Answers from your application can only be as good as the overlying data that is augmented with RAG. Some of the things to keep in mind are:

Is the data in knowledge base correct — quite obvious, wrong data produces wrong results

Format of your data — All data needs to be processed to plain text format, however for example, table and image based documents require different kind of processing from PDF and text documents. Your document processing should accommodate for the specific structure of your base information.

Is everything relevant — If your document knowledge base contains a lot of unrelated data, the retrieved information by RAG will become muddy. Less relevant augmented data means answer quality will suffer.

Make use of metadata — Besides the information contained in the document, they often include metadata like document title, creation date, author etc. This can give context to the LLM model when answering and enables it to produce better results.

How to gather knowledge-base data — Keeping the knowledge base up to date is essential for good answers. Building the data retrieval and updating pipeline is a difficult task, so make sure you have the means to make it automatic.

Testing is key

At first you can evaluate the results of improvement/downgrade by yourself, however this is subjective and will only be visible if big changes are achieved.

For a production application a more automatic and programmatic approach is needed. There are now several frameworks developed for testing the RAG application quality. One popular one is a framework called Ragas. In essence you have to define a set of baseline questions and a “perfect” answer to what you would expect you RAG application to give. Then it leverages LLM technology to rate the actual answer against the “perfect” answer. It can also check things like if the RAG retrieved information is contained in the “perfect answer”.

Creating the baseline question-answer pairs is quite a lot of work, but will give you concrete metrics to test new developments and their impact on the system. Its well worth it!

Embrace the evolution

RAG and LLM-s are in constant evolution. New competing models come out and new RAG improvement techniques are researched. It is important to keep yourself up to date and choose the best new tools. One of my favorite newsletters to keep up to date is Last Week in AI, but choose what suits you the best.

To leverage this, keep your options open. Structure your code in a way to be able to switch out components easily. For example if a better quality/ cheaper LLM comes out, make sure you can plug it in your RAG application with ease. This is where frameworks will help you a lot, new model integrations are released quite fast and switching out components like models and vector databases is a matter of changing the configuration.

Why take my advice

I am a cloud developer, who took interest in LLM technologies and for the past half a year I’ve been leading the development of a LLM application in our innovation unit.
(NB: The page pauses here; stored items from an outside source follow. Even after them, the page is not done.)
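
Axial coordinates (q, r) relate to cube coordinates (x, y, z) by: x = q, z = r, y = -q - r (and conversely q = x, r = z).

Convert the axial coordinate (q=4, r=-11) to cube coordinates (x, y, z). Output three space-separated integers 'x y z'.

x = q = 4
z = r = -11
y = -x - z = -(4) - (-11) = 7

Answer: 4 7 -11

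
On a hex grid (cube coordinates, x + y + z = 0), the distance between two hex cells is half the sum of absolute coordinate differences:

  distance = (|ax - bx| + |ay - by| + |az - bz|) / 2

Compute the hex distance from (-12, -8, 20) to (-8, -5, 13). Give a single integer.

Answer: 7

Derivation:
|ax - bx| = |-12 - (-8)| = 4
|ay - by| = |-8 - (-5)| = 3
|az - bz| = |20 - 13| = 7
distance = (4 + 3 + 7) / 2 = 14 / 2 = 7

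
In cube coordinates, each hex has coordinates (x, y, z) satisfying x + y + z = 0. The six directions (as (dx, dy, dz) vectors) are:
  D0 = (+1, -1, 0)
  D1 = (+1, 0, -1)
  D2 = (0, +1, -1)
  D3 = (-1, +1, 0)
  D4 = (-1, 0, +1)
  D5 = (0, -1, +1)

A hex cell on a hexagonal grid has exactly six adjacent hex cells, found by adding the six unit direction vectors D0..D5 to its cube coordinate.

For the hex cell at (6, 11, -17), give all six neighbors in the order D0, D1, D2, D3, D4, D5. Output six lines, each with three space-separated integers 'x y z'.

Answer: 7 10 -17
7 11 -18
6 12 -18
5 12 -17
5 11 -16
6 10 -16

Derivation:
Center: (6, 11, -17). Add each direction:
  D0: (6, 11, -17) + (1, -1, 0) = (7, 10, -17)
  D1: (6, 11, -17) + (1, 0, -1) = (7, 11, -18)
  D2: (6, 11, -17) + (0, 1, -1) = (6, 12, -18)
  D3: (6, 11, -17) + (-1, 1, 0) = (5, 12, -17)
  D4: (6, 11, -17) + (-1, 0, 1) = (5, 11, -16)
  D5: (6, 11, -17) + (0, -1, 1) = (6, 10, -16)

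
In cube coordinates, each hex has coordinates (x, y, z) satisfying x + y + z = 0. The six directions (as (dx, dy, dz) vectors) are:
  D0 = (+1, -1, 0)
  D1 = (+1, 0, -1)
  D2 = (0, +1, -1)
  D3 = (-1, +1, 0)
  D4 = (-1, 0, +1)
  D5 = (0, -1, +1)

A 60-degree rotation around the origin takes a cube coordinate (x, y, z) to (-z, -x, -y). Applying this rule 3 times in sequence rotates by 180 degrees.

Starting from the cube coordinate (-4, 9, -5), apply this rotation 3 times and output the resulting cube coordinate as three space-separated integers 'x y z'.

Start: (-4, 9, -5)
Step 1: (-4, 9, -5) -> (-(-5), -(-4), -(9)) = (5, 4, -9)
Step 2: (5, 4, -9) -> (-(-9), -(5), -(4)) = (9, -5, -4)
Step 3: (9, -5, -4) -> (-(-4), -(9), -(-5)) = (4, -9, 5)

Answer: 4 -9 5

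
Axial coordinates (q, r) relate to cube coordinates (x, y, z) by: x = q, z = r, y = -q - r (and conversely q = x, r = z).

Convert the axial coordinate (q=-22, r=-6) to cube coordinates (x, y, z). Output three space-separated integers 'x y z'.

x = q = -22
z = r = -6
y = -x - z = -(-22) - (-6) = 28

Answer: -22 28 -6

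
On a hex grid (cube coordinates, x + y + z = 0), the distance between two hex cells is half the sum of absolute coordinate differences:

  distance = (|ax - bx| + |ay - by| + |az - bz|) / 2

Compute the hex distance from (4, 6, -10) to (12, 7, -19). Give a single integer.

Answer: 9

Derivation:
|ax - bx| = |4 - 12| = 8
|ay - by| = |6 - 7| = 1
|az - bz| = |-10 - (-19)| = 9
distance = (8 + 1 + 9) / 2 = 18 / 2 = 9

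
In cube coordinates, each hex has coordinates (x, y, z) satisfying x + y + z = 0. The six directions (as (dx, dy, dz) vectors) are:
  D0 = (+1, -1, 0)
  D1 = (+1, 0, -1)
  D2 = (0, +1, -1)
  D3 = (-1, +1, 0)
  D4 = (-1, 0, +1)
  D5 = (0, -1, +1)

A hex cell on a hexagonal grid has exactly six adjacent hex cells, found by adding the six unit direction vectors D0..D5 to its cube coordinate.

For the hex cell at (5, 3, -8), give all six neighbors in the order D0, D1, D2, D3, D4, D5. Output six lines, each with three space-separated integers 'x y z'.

Answer: 6 2 -8
6 3 -9
5 4 -9
4 4 -8
4 3 -7
5 2 -7

Derivation:
Center: (5, 3, -8). Add each direction:
  D0: (5, 3, -8) + (1, -1, 0) = (6, 2, -8)
  D1: (5, 3, -8) + (1, 0, -1) = (6, 3, -9)
  D2: (5, 3, -8) + (0, 1, -1) = (5, 4, -9)
  D3: (5, 3, -8) + (-1, 1, 0) = (4, 4, -8)
  D4: (5, 3, -8) + (-1, 0, 1) = (4, 3, -7)
  D5: (5, 3, -8) + (0, -1, 1) = (5, 2, -7)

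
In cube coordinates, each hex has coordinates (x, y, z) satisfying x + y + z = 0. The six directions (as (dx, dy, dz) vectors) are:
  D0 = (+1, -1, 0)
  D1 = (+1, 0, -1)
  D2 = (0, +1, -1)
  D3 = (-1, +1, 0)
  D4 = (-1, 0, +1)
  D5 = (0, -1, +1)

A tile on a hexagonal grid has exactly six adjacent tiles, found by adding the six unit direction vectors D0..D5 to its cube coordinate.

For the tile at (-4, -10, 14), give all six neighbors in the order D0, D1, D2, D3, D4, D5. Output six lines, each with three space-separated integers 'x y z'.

Center: (-4, -10, 14). Add each direction:
  D0: (-4, -10, 14) + (1, -1, 0) = (-3, -11, 14)
  D1: (-4, -10, 14) + (1, 0, -1) = (-3, -10, 13)
  D2: (-4, -10, 14) + (0, 1, -1) = (-4, -9, 13)
  D3: (-4, -10, 14) + (-1, 1, 0) = (-5, -9, 14)
  D4: (-4, -10, 14) + (-1, 0, 1) = (-5, -10, 15)
  D5: (-4, -10, 14) + (0, -1, 1) = (-4, -11, 15)

Answer: -3 -11 14
-3 -10 13
-4 -9 13
-5 -9 14
-5 -10 15
-4 -11 15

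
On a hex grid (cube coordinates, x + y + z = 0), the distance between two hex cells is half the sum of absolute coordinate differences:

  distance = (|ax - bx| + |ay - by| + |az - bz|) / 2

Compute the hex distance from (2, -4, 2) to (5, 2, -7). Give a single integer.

Answer: 9

Derivation:
|ax - bx| = |2 - 5| = 3
|ay - by| = |-4 - 2| = 6
|az - bz| = |2 - (-7)| = 9
distance = (3 + 6 + 9) / 2 = 18 / 2 = 9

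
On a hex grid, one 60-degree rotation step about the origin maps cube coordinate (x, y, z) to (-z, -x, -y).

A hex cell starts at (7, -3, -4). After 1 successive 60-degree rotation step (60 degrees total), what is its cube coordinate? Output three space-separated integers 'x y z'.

Start: (7, -3, -4)
Step 1: (7, -3, -4) -> (-(-4), -(7), -(-3)) = (4, -7, 3)

Answer: 4 -7 3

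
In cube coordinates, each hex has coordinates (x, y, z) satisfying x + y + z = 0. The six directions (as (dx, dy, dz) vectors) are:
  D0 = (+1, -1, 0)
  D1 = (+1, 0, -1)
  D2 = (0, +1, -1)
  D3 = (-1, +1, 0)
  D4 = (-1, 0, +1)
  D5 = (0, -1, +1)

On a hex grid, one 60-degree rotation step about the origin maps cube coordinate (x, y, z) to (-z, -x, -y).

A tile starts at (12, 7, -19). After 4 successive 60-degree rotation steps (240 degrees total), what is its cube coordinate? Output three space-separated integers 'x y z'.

Answer: -19 12 7

Derivation:
Start: (12, 7, -19)
Step 1: (12, 7, -19) -> (-(-19), -(12), -(7)) = (19, -12, -7)
Step 2: (19, -12, -7) -> (-(-7), -(19), -(-12)) = (7, -19, 12)
Step 3: (7, -19, 12) -> (-(12), -(7), -(-19)) = (-12, -7, 19)
Step 4: (-12, -7, 19) -> (-(19), -(-12), -(-7)) = (-19, 12, 7)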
Long before OpenAI Assistants or MS Copilot, briefly after the time GPT-3.5 was released, we started to tinker with an idea of creating a chatbot, that could could give answers to employees based on company documents. Our company Enefit is a large energy producer group operating in the Baltics, Finland and Poland. We more than 5000 employees and tons of documents in multiple languages. This kind of application improves information search and employee on boarding greatly.

Our application is still by no means perfect. We built a question answering chatbot from scratch, but its also evident that with the new built-in services our use-case is being replaced. However, for the time being, using our own solution is still cheaper and more secure than using ready-made services. It gave us the knowledge to start developing RAG applications for more domain specific data and use-cases.